A Workshop Sponsored by the Program in Human Rights & Justice, Center for International Studies Massachusetts Institute of Technology April 9, 10,  2010


Event is Free but please register:


In recent decades, group violence, especially communal violence, has become a recurrent theme in the lives of Indians in many parts of the country. Starting with the Nellie, Assam massacre of Muslims in 1983, anti-Sikh massacres in 1984, communal violence has continued to challenge India’s secular credentials in the Ayodhya riots (1992), Bombay bomb blasts (1993), Gujarat pogrom (2002), and the Orissa riots (2008). There is a rising phenomenon of terrorism, as seen in the Mumbai terror attacks (2008), which lead to societal and State responses that centrally challenge secularism and rule of law. There is a dire need to study these forms of violence and the impunity enjoyed by its perpetrators.


This workshop thus aims to fulfill a timely need to examine the roots and processes of such violence. The workshop begins with the premise that rather than being endemic to the region, group violence needs to be contextualized and is always historically contingent. Violence, whether perpetrated by terrorists or civil society or states, is a process rather than a discrete product of random “mob” activity. India has had a history of violence based on religious and cultural differences since the colonial period culminating in the Partition violence of 1947. The workshop seeks to explore how and why such violence continues, or is different in the postcolonial period. Among the ideological reasons for violence are differing ideas of India, of who, what groups or communities belong to it and who are the others/outsiders even if they meet the criteria of legal definition of citizenship. Similar is the case with variant definitions of secularism and its implementation by the postcolonial state.

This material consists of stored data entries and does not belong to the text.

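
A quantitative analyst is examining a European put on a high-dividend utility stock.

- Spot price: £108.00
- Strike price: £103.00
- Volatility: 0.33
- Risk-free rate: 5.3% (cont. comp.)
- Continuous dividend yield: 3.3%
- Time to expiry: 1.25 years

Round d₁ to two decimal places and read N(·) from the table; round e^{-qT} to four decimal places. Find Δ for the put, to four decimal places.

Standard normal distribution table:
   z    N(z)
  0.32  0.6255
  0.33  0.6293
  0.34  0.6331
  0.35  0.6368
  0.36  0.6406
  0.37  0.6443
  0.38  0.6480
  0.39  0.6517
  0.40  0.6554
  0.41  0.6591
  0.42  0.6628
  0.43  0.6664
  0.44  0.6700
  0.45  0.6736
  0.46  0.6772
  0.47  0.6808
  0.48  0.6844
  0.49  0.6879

T = 1.25;  σ√T = 0.3690
d₁ = [ln(108/103) + (0.053 − 0.033 + 0.33²/2)·1.25] / 0.3690 = [0.0474 + 0.0931] / 0.3690 = 0.3807 → 0.38
N(d₁) = N(0.38) = 0.6480
Δ_put = exp(−qT)·(N(d₁) − 1) = 0.9596·(0.6480 − 1) = -0.3378

-0.3378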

This workshop seeks to critically engage with the relationship between group violence and the rule of law. In doing so, it seeks to put to test the many definitions of ‘secularism’ and examine the role of the Indian state in perpetuating group violence.


This workshop is organized by Dr. Omar Khalidi, Prof. Balakrishnan Rajagopal, and Prof. Haimanti Roy. Prof. Paul Brass, University of Washington, will give the keynote address.


Besides the keynote speaker and the organizers, participants include Prof. Angana Chatterji, California Institute of Integral Studies; Prof. Parvis Ghassem-Fachandi, Rutgers University; Meenakshi Ganguly , Human Rights Watch; Prof. Chinnaiah Jangam, Wagner College, New York; Dr. Ratna Kapoor, CFLR New Delhi; Shafiq R. Mahajir, Attorney, Hyderabad; Manoj Mitta, Senior Editor, The Times of India, New Delhi; R.K. Raghavan, IPS, retd. and former Director of Central Bureau of Investigation; Prof. Srirupa Roy, University of Massachusetts-Amherst; Prof. Bish Sanyal, MIT; Prof. Ornit Shani, University of Haifa, Israel; Attorney Mukul Sinha and Nirjhari Sinha, Jan Sangharsh Manch, Ahmedabad; and Prof. Arvind Verma, Indiana University.